On Monday, August 13th, 2018, at 11:59 AM, the Customer Portal began returning errors for a large portion of search requests. Our engineers were alerted instantly and began an investigation. After noticing that a large portion of traffic was going to a single node in the search cluster, we shut down the offending node and the cluster recovered shortly thereafter. Service returned to normal at 12:15 PM.

Root Cause

A bug was discovered in the node configuration which greatly reduced available space in the cluster. Consequently, during a routine operation to increase the serving capacity of our search cluster, the cluster began routing a large portion of traffic to a single node. The single node was unable to keep up with the load and began returning errors. Removing the node from the cluster completely allowed the cluster to rebalance traffic properly.

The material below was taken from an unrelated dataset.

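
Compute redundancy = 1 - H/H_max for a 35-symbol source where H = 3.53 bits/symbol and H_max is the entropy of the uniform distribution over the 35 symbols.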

Going forward, we plan to add additional capacity to our clusters and update our alerts to be more sensitive to space issues before they impact customer traffic.

Posted 4 months ago. Aug 24, 2018 - 12:57 EDT

Resolved
This incident has been resolved.
Posted 4 months ago. Aug 13, 2018 - 15:21 EDT
Monitoring
We have implemented a fix and will continue to monitor customer portal for any issues.
Posted 4 months ago. Aug 13, 2018 - 13:01 EDT
Identified
We are investigating reports of search degradation in the Customer Portal. Some search functionality may not be available or requests may be slow at this time.
Posted 4 months ago. Aug 13, 2018 - 11:59 EDT
This incident affected: Customer Portal.